Il 6 novembre Magdi Allam, prendendo lo spunto da un prontuario per immigrati arabi predisposto dalla Polizia di Stato, ha denunciato ai responsabili del Ministero degli Interni la prof.ssa Claudia Tresso, docente di Lingua araba presso l’Università di Torino, che peraltro risulta aver collaborato in modo del tutto marginale al prontuario, colpevole, secondo Allam, di essere tra i firmatari del documento “Facciamo sentire la nostra voce – Una Campagna per le verità”, al quale hanno aderito, poco dopo la fine della guerra del 2006 in Libano, alcune centinaia di docenti universitari, di docenti di scuole superiori, di intellettuali, di artisti e di semplici cittadini/e, nel silenzio quasi totale dei media, dei politici e degli intellettuali più noti, mentre per il suo giornale Gianni Riotta si affrettava ad andare a intervistare Shimon Peres e Tzipi Livni, sottolineando della seconda “il sottile fascino”.

In tre giorni e precisamente domenica 4 novembre (intervento contro i firmatari dell’appello “Gaza Vivrà”, in quanto“schierati con i terroristi islamici” di Hamas) e martedì 6 novembre, Magdi Allam, dalle pagine del Corriere della Sera, ha lanciato una lista di proscrizione nei riguardi di quante/i hanno tentato di rompere il silenzio dei media e della gran parte del ceto politico, per denunciare le operazioni di guerra israeliane, che in Libano hanno prodotto oltre 1200 morti e la distruzione di metà del territorio, e la situazione sempre più drammatica dei Territori Palestinesi Occupati da oltre 40 anni da Israele nella assoluta inosservanza delle risoluzioni dell’ONU e dei pareri della Corte Internazionale di Giustizia, con la Cisgiordania ridotta ormai a poche enclave e con la Striscia di Gaza, una prigione a cielo aperto, ai limiti di una catastrofe umanitaria, documentata da organismi sia dell’ONU che della Banca Mondiale. E il peggio sembra essere ancora alle porte.

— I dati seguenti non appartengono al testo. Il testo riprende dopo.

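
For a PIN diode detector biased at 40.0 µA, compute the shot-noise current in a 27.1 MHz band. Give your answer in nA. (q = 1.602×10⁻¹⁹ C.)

18.6 nA

I_n = √(2qI·B)
2qI·B = 2 × 1.602×10⁻¹⁹ × 4.00×10⁻⁵ × 2.71×10⁷ = 3.47×10⁻¹⁶ A²
I_n = √(3.47×10⁻¹⁶) = 1.86×10⁻⁸ A = 18.6 nA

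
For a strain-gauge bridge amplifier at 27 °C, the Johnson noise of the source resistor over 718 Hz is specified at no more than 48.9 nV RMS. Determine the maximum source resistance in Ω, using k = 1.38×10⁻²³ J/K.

T = 27 °C + 273.15 = 300.15 K
Johnson–Nyquist: V_n = √(4kTRB) ⇒ R = V_n² / (4kTB)
4kTB = 4 × 1.38×10⁻²³ × 300.15 × 7.18×10² = 1.19×10⁻¹⁷
R = (4.89×10⁻⁸)² / 1.19×10⁻¹⁷ = 2.01×10² Ω = 201 Ω

201 Ω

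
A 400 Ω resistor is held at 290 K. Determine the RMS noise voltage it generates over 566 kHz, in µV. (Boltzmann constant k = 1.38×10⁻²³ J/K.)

V_n = √(4kTRB)
4kTRB = 4 × 1.38×10⁻²³ × 290 × 4.00×10² × 5.66×10⁵ = 3.62×10⁻¹² V²
V_n = √(3.62×10⁻¹²) = 1.90×10⁻⁶ V = 1.90 µV

1.90 µV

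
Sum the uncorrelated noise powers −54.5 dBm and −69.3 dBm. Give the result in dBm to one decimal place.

Convert to linear, add, convert back:
P₁ = 3.55×10⁻⁹ W, P₂ = 1.17×10⁻¹⁰ W
P_tot = 3.67×10⁻⁹ W → 10 log₁₀(P_tot / 10⁻³) = −54.4 dBm

−54.4 dBm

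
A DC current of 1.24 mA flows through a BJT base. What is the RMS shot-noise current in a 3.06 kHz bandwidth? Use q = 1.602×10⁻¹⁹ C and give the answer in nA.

I_n = √(2qI·B)
2qI·B = 2 × 1.602×10⁻¹⁹ × 1.24×10⁻³ × 3.06×10³ = 1.22×10⁻¹⁸ A²
I_n = √(1.22×10⁻¹⁸) = 1.10×10⁻⁹ A = 1.10 nA

1.10 nA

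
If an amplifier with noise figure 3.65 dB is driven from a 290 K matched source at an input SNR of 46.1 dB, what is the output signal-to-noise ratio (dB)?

42.45 dB

By definition F = SNR_in/SNR_out, so in dB: SNR_out = SNR_in − NF
SNR_out = 46.1 − 3.65 = 42.45 dB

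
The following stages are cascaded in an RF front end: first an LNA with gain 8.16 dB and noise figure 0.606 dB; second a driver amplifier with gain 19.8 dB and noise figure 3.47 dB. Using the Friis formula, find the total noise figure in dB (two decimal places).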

Di Magdi Allam è ben nota la propensione ad atteggiamenti “eccessivi”, oltranzisti sarebbe un termine più esatto, che sono stati stigmatizzati e anche ridicolizzati, in un appello e in numerosi articoli apparsi nel luglio 2007 sulla rivista Reset, a seguito della pubblicazione del libro “Viva Israele”, nel quale si accusa lo studioso Massimo Campanini di antisemitismo e di ignorare il pericolo islamista, mentre l’università italiana pullulerebbe “di professori cresciuti all’ombra delle moschee dell’UCOII, simpatizzanti coi Fratelli Musulmani, inconsapevolmente o irresponsabilmente collusi con la loro ideologia di morte”. (1)

Ma Magdi Allam non è un semplice giornalista freelance, è un editorialista del quotidiano da Lei diretto e anche un vicedirettore ad personam.

Risale quindi alla responsabilità morale, culturale e politica della direzione del giornale la campagna promossa dalle sue colonne.

Il clima politico generale, a livello nazionale e internazionale, è sempre più teso, nuove guerre sembrano all’orizzonte, mentre è preoccupante l’atmosfera di intimidazione che da qualche tempo si scatena ogni volta che si cerca di approfondire la questione mediorientale e di contestare l’uso sistematico della ipocrisia, della menzogna e del cinismo da parte dei media e della realpolitik.

Se un quotidiano come il Corriere della Sera, malgrado la sua storia, si fa promotore di una campagna di costruzione dell’altro come nemico, utilizzando in modo spregiudicato, come oggi è costume sempre più frequente, un intellettuale (un chierico verrebbe da dire, parafrasando il titolo di un saggio sempre attualissimo) di ‘origine non europea’, i segni già oscuri che hanno caratterizzato l’inizio del nuovo secolo, diventano ancora più foschi.

Le/i firmatarie/i, alcuni/e delle/dei quali aderenti anche all’appello ““Facciamo sentire la nostra voce. Una campagna per la verità” del settembre 2006, o a quello di Reset del luglio 2007 o a quello più recente “Gaza vivrà”, esprimono piena solidarietà alla prof.ssa Claudia Tresso e a quanti sono stati “messi in proscrizione” nelle vecchie e nuove “liste-Allam”.

Al direttore del Corriere della Sera, Paolo Mieli il dovere di una risposta.